Mexico City has become the international tourist hotspot of the year with an annual influx of 1.5 million visitors who visit the city every year.
With an annual tourist spending $2.7bn and an average daily rate of $1,200, the country is becoming one of the top destinations for the world’s most popular tourist attraction.
But the health effects of the country’s booming tourism industry can be serious, with an estimated 6.7 million dental tourists visiting Mexico each year, which translates into a $2bn annual dental tourism industry in Mexico.
Health experts have been warning for years about the potential long-term health risks of tourism and dental tourism.
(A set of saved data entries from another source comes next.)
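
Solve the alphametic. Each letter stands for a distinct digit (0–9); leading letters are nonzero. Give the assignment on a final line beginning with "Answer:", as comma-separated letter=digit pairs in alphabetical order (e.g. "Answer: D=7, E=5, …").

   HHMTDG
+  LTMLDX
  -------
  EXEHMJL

Step 1. [E] the sum has 7 digits but both addends have 6; that extra leading digit E is the final carry, namely 1, so E=1.
Step 2. [col 1: G + X ≡ L (mod 10)] column 1 (G + X ≡ L (mod 10), carry-in 0) doesn't pin G yet; pick G=2 and continue ⇒ G=2.
Step 3. [col 1: G + X ≡ L (mod 10)] no forcing yet in column 1 (carry-in 0); X=6 is free and consistent — try it, so X=6.
Step 4. [col 1: G + X ≡ L (mod 10)] from column 1 (G=2, X=6, carry-in 0, digits 1,2,6 already taken and all letters distinct): L must equal 8. So L=8.
Step 5. [col 2: D + D ≡ J (mod 10)] no forcing yet in column 2 (carry-in 0); J=0 is free and consistent — try it ⇒ J=0.
Step 6. [col 2: D + D ≡ J (mod 10)] column 2 reads D+D+carry(0)=J with J=0; with digits 0,1,2,6,8 already taken and all letters distinct, the only value for D is 5, so D=5.
Step 7. [col 3: T + L ≡ M (mod 10)] in column 3 we have T+L≡M with carry-in 1; given L=8 and digits 0,1,2,5,6,8 already taken and all letters distinct, that pins M to 3 ⇒ M=3.
Step 8. [col 3: T + L ≡ M (mod 10)] in column 3 we have T+L≡M with carry-in 1; given L=8, M=3 and digits 0,1,2,3,5,6,8 already taken and all letters distinct, that pins T to 4. So T=4.
Step 9. [col 4: M + M ≡ H (mod 10)] column 4: given M=3, carry-in 1, and digits 0,1,2,3,4,5,6,8 already taken and all letters distinct, M+M≡H (mod 10) forces H=7, so H=7.

Answer: D=5, E=1, G=2, H=7, J=0, L=8, M=3, T=4, X=6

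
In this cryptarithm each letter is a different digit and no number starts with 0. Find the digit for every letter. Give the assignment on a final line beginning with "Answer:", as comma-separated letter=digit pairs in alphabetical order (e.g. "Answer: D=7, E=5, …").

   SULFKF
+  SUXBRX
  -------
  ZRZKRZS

Step 1. [col 1: F + X ≡ S (mod 10)] no forcing yet in column 1 (carry-in 0); S=9 is free and consistent — try it ⇒ S=9.
Step 2. [Z] adding two 6-digit numbers gives at most 6+1 digits, and here it does — Z is that final carry and must be 1. So Z=1.
Step 3. [col 1: F + X ≡ S (mod 10)] several values work for F in column 1 (F + X ≡ S (mod 10), carry-in 0); try F=2. So F=2.
Step 4. [col 1: F + X ≡ S (mod 10)] from column 1 (F=2, S=9, carry-in 0, digits 1,2,9 already taken and all letters distinct): X must equal 7. So X=7.
Step 5. [col 2: K + R ≡ Z (mod 10)] no forcing yet in column 2 (carry-in 0); R=8 is free and consistent — try it, so R=8.
Step 6. [col 2: K + R ≡ Z (mod 10)] from column 2 (R=8, Z=1, carry-in 0, digits 1,2,7,8,9 already taken and all letters distinct): K must equal 3 ⇒ K=3.
Step 7. [col 3: F + B ≡ R (mod 10)] column 3 reads F+B+carry(1)=R with F=2, R=8; with digits 1,2,3,7,8,9 already taken and all letters distinct, the only value for B is 5, so B=5.
Step 8. [col 4: L + X ≡ K (mod 10)] in column 4 we have L+X≡K with carry-in 0; given X=7, K=3 and digits 1,2,3,5,7,8,9 already taken and all letters distinct, that pins L to 6 ⇒ L=6.
Step 9. [col 5: U + U ≡ Z (mod 10)] in column 5 we have U+U≡Z with carry-in 1; given Z=1 and digits 1,2,3,5,6,7,8,9 already taken and all letters distinct, that pins U to 0, so U=0.

Answer: B=5, F=2, K=3, L=6, R=8, S=9, U=0, X=7, Z=1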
But the health risks are not only on a personal level, but also the broader impact on the Mexican economy, said Daniel Sanchez, an associate professor of health law and policy at the University of Arizona.
“The tourism industry is the backbone of the Mexican social and economic fabric, and has been for decades,” Sanchez said.
In the last decade, Mexico has seen a rapid growth in tourism spending.
The country has now become the most visited country on earth by tourists, according to the World Tourism Organization.
The total value of tourist spending in Mexico in 2015 was $7.4bn, according the OECD.
That is nearly double the amount spent in the United States, where tourism spending accounts for $3.2bn.
Mexico has long been a centre of tourism in Asia, and is expected to grow by 10% to 15% in 2019, according a report by the National Tourism Organization (UNO) and the Tourism Institute of Mexico.
But according to experts, the impact on health is likely to be more profound than just economic gains.
One study published in the European Journal of Oral Surgery found that more than 60% of tourists who visited Mexico were treated for dental injuries, compared to only 6% of those who did not visit Mexico.
And according to Sanchez, the dental tourism tourism industry has a long history of causing serious health problems in Mexico, and many of the problems that are being identified are in fact related to dental tourism itself.
The study found that the incidence of dental injuries and infections among dental tourists is a high proportion of the total tourist population.
More than a third of the reported dental injuries were related to “injuries associated with dental tourism” in the last five years, compared with 1.6% in the previous five years.
It’s also worth noting that the rate of dental tourism in Mexico is higher than other countries.
For example, in the EU, the rate is just 1% of the overall population.
The average number of dental tourists per year is 2,000,000.
In the United Kingdom, the average is around 100,000 per year.
According to UNO, there are also many health and safety concerns associated with the use of dental equipment in Mexico and its tourism industry.
There is a history of contamination of health and dental facilities with harmful substances such as dental fillings and cleaning products, and there are concerns about the prevalence of drug use among the tourist population and in particular the use and misuse of the products.
Mexico is one of three countries that has a global health and environmental protection authority that oversees all aspects of tourism, according.
In addition, the UNO said it has identified several public health hazards in Mexico that could affect visitors to the country, such as the presence of TB bacteria in the water supply and high rates of dental disease among the population.
Other health risks in Mexico include high rates, particularly among those who are overweight or obese, poor dental hygiene and low levels of physical activity.
There is also evidence of increased risks related to smoking and excessive alcohol consumption.
But it is also important to note that the health problems are likely to vary by person and the circumstances of their visit, according with the World Health Organization.